Verankeringskoppeling – De
verankeringskoppeling is een bevestigingselement
dat het apparaat voor gecontroleerde afdaling met
het anker verbindt. Het DEUS serie 7300 apparaat
mag enkel verankerd worden door gebruik te
maken van twee sluitende karabijnhaken. Zorg
ervoor dat de verbinding tussen de verankering en
de afdalende persoon geen hindernissen vormt
die de afdaling kunnen belemmeren.
4. ONDERDELEN VAN EEN DEUS SERIE 7300 APPARAAT
OPMERKING – Zowel de verankering als de
verankeringskoppeling voor een reservesysteem
moeten volledig onafhankelijk zijn van de
verankering en de verankeringskoppeling van het
primair systeem.
Door SKYLOTEC goedgekeurde touwen –
De DEUS serie 7300 is ENKEL ontworpen en
goedgekeurd voor gebruik in combinatie met door
DEUS goedgekeurde touwen van 11,5-12,5 mm.
Er zijn geen goedgekeurde touwen van derden.
Bij gebruik van andere touwen loopt u het risico
op verwondingen of de dood.
Voor EN-gebruik moet het 83208-touw gebruikt
worden met een door de fabrikant geleverd
genaaid oog. Voor NFPA/ANSI-gebruik moet het
uiteinde van de 2WKK-12MD- en DR-7360706-
touwen gevormd worden door een dubbele
achtknoop. De knoop moet zonder werktuig
losgemaakt kunnen worden. Voorbij de knoop
moet een vrij uiteinde zijn van minstens 100 mm.
DEUS serie 7300 apparaat voor gecontroleerde
afdaling – De DEUS serie 7300 kan gebruikt
worden als een primair afdaalsysteem of
alsreservesysteem voor uw primair systeem.
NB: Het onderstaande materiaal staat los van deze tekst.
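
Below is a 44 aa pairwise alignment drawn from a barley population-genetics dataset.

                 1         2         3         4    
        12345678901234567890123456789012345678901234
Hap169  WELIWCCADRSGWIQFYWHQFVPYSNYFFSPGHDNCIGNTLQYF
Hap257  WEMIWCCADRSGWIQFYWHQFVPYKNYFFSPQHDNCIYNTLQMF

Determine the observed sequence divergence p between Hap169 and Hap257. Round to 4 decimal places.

0.1136

Mismatches occur at site 3 (L↔M), site 25 (S↔K), site 32 (G↔Q), site 38 (G↔Y), site 43 (Y↔M).
There are 5 differences over 44 sites, so p = 5/44 = 0.1136.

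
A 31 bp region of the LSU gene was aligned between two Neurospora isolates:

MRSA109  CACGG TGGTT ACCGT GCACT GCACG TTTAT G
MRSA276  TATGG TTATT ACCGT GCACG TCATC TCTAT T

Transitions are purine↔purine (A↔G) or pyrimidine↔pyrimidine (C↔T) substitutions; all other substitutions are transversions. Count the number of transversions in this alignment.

5

Mismatches occur at site 1 (C→T, transition), site 3 (C→T, transition), site 7 (G→T, transversion), site 8 (G→A, transition), site 20 (T→G, transversion), site 21 (G→T, transversion), site 24 (C→T, transition), site 25 (G→C, transversion), site 27 (T→C, transition), site 31 (G→T, transversion).
Of the 10 differences, 5 transitions and 5 transversions, so the answer is 5.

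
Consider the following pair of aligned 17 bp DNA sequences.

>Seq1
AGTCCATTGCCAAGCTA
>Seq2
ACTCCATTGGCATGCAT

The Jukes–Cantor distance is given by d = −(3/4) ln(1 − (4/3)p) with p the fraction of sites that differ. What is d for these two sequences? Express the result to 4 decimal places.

0.3734

The sequences differ at positions 2 (G/C), 10 (C/G), 13 (A/T), 16 (T/A), 17 (A/T).
p = 5/17 = 0.294118.
d = −0.75 · ln(1 − (4/3)·0.294118) = −0.75 · ln(0.607843) = −0.75 · (-0.497839) = 0.3734.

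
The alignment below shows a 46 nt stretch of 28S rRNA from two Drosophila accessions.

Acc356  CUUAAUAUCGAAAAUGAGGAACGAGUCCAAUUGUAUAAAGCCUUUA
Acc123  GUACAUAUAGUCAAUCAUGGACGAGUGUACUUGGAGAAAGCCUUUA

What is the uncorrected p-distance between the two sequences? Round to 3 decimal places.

The sequences differ at positions 1 (C/G), 3 (U/A), 4 (A/C), 9 (C/A), 11 (A/U), 12 (A/C), 16 (G/C), 18 (G/U), 20 (A/G), 27 (C/G), 28 (C/U), 30 (A/C), 34 (U/G), 36 (U/G).
There are 14 differences over 46 sites, so p = 14/46 = 0.304.

0.304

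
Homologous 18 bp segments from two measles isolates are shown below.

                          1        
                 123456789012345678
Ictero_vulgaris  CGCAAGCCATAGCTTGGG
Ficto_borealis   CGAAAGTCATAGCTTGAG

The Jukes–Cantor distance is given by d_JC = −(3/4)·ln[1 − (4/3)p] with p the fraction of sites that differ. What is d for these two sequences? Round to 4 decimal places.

0.1885

The sequences differ at positions 3 (C/A), 7 (C/T), 17 (G/A).
p = 3/18 = 0.166667.
d = −0.75 · ln(1 − (4/3)·0.166667) = −0.75 · ln(0.777777) = −0.75 · (-0.251315) = 0.1885.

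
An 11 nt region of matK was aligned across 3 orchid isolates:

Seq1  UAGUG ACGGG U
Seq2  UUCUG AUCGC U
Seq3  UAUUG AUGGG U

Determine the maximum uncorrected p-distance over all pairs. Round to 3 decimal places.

Pairwise Hamming distances:
  Seq1 vs Seq2: 5
  Seq1 vs Seq3: 2
  Seq2 vs Seq3: 4
The largest is 5 mismatches, between Seq1 and Seq2; p = 5/11 = 0.455.

0.455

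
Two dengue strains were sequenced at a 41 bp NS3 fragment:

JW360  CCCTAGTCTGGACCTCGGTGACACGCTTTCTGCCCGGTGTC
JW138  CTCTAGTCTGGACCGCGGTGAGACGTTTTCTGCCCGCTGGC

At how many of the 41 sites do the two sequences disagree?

6

Differing sites — 2:C/T; 15:T/G; 22:C/G; 26:C/T; 37:G/C; 40:T/G.
That gives 6 mismatches out of 41 aligned sites, so the Hamming distance is 6.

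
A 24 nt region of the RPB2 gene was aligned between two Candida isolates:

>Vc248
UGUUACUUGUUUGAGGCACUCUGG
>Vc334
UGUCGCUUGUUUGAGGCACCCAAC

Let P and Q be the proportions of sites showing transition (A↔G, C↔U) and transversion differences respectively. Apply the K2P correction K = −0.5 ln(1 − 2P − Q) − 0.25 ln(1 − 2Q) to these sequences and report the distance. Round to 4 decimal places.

The sequences differ at positions 4 (U/C, transition), 5 (A/G, transition), 20 (U/C, transition), 22 (U/A, transversion), 23 (G/A, transition), 24 (G/C, transversion).
Of the 6 differences, 4 transitions and 2 transversions over 24 sites: P = 4/24 = 0.166667, Q = 2/24 = 0.083333.
d = −0.5·ln(0.583333) − 0.25·ln(0.833334) = −0.5·(-0.538997) − 0.25·(-0.182321) = 0.3151.

0.3151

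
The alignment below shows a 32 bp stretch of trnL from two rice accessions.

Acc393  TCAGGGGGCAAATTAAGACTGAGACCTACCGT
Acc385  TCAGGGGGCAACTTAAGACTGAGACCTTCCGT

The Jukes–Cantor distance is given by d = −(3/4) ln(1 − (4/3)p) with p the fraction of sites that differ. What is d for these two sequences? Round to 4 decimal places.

0.0653

The sequences differ at positions 12 (A/C), 28 (A/T).
p = 2/32 = 0.062500.
d = −0.75 · ln(1 − (4/3)·0.062500) = −0.75 · ln(0.916667) = −0.75 · (-0.087011) = 0.0653.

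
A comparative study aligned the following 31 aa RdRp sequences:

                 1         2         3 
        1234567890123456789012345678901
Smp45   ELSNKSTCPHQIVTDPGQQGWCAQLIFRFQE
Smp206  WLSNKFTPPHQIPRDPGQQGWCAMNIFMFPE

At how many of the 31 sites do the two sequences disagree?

Differing sites — 1:E/W; 6:S/F; 8:C/P; 13:V/P; 14:T/R; 24:Q/M; 25:L/N; 28:R/M; 30:Q/P.
That gives 9 mismatches out of 31 aligned sites, so the Hamming distance is 9.

9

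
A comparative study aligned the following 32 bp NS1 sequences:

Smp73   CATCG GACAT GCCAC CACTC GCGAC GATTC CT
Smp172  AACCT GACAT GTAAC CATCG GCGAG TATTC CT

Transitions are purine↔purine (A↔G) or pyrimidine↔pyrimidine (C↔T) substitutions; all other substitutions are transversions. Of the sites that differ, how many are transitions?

The sequences differ at positions 1 (C/A, transversion), 3 (T/C, transition), 5 (G/T, transversion), 12 (C/T, transition), 13 (C/A, transversion), 18 (C/T, transition), 19 (T/C, transition), 20 (C/G, transversion), 25 (C/G, transversion), 26 (G/T, transversion).
Of the 10 differences, 4 transitions and 6 transversions, so the answer is 4.

4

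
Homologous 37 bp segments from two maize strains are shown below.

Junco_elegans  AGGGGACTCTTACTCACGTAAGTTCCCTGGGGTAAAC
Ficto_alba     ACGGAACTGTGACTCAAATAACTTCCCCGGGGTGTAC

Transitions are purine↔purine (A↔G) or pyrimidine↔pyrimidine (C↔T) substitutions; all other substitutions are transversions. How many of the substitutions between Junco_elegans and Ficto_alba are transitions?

4

Differing sites — 2:G/C (Tv); 5:G/A (Ti); 9:C/G (Tv); 11:T/G (Tv); 17:C/A (Tv); 18:G/A (Ti); 22:G/C (Tv); 28:T/C (Ti); 34:A/G (Ti); 35:A/T (Tv).
Of the 10 differences, 4 transitions and 6 transversions, so the answer is 4.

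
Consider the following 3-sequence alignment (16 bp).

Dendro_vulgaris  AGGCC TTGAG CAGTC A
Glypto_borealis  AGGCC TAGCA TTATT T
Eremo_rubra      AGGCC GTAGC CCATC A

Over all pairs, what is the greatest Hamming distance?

9

Pairwise Hamming distances:
  Dendro_vulgaris vs Glypto_borealis: 8
  Dendro_vulgaris vs Eremo_rubra: 6
  Glypto_borealis vs Eremo_rubra: 9
The largest is 9, between Glypto_borealis and Eremo_rubra.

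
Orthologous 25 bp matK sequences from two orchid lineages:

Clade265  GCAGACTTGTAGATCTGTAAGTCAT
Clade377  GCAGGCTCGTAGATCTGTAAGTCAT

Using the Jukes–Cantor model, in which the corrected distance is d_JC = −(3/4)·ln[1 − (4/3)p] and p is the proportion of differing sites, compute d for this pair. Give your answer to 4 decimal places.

0.0846

Mismatches occur at site 5 (A↔G), site 8 (T↔C).
p = 2/25 = 0.080000.
d = −0.75 · ln(1 − (4/3)·0.080000) = −0.75 · ln(0.893333) = −0.75 · (-0.112796) = 0.0846.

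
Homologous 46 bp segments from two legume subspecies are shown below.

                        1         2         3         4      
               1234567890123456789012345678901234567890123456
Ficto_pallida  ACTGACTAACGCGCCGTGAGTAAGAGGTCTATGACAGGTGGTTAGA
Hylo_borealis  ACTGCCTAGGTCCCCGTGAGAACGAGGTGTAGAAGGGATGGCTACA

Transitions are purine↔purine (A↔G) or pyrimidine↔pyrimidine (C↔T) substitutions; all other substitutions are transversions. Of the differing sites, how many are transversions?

Mismatches occur at site 5 (A/C, transversion), site 9 (A/G, transition), site 10 (C/G, transversion), site 11 (G/T, transversion), site 13 (G/C, transversion), site 21 (T/A, transversion), site 23 (A/C, transversion), site 29 (C/G, transversion), site 32 (T/G, transversion), site 33 (G/A, transition), site 35 (C/G, transversion), site 36 (A/G, transition), site 38 (G/A, transition), site 42 (T/C, transition), site 45 (G/C, transversion).
Of the 15 differences, 5 transitions and 10 transversions, so the answer is 10.

10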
DEUS serie 7300 apparaten voor gecontroleerde
afdaling zijn ideaal voor langere afdalingen
en bij zwaar gebruik. De eigenschappen van
de DEUS serie 7300 zorgen ervoor dat de
apparaten geschikt zijn voor deze toepassingen,
te beginnen bij een robuuste, stevige constructie
en een hoogtechnologisch ontwerp. DEUS serie
7300 apparaten kunnen verder ook automatisch
handenvrij bediend worden, zijn voorzien van
een snelheidsbegrenzer met redundante remmen
voor extra veiligheid, en zijn uitgerust met 'Soft
Engagement'-technologie om de schokbelasting
te minimaliseren.
Koppelingen – DEUS serie 7300 apparaten
vereisen minstens twee koppelingen: een om de
persoon met het systeem te verbinden en een om
het systeem met een verankering te verbinden.
De koppelingen moeten voldoen aan EN 362,
ANSI Z359.12, CSA, en NFPA 1983:2012. De
koppelingen moeten voorzien zijn van een
zelfsluitend en zelfvergrendelend slot.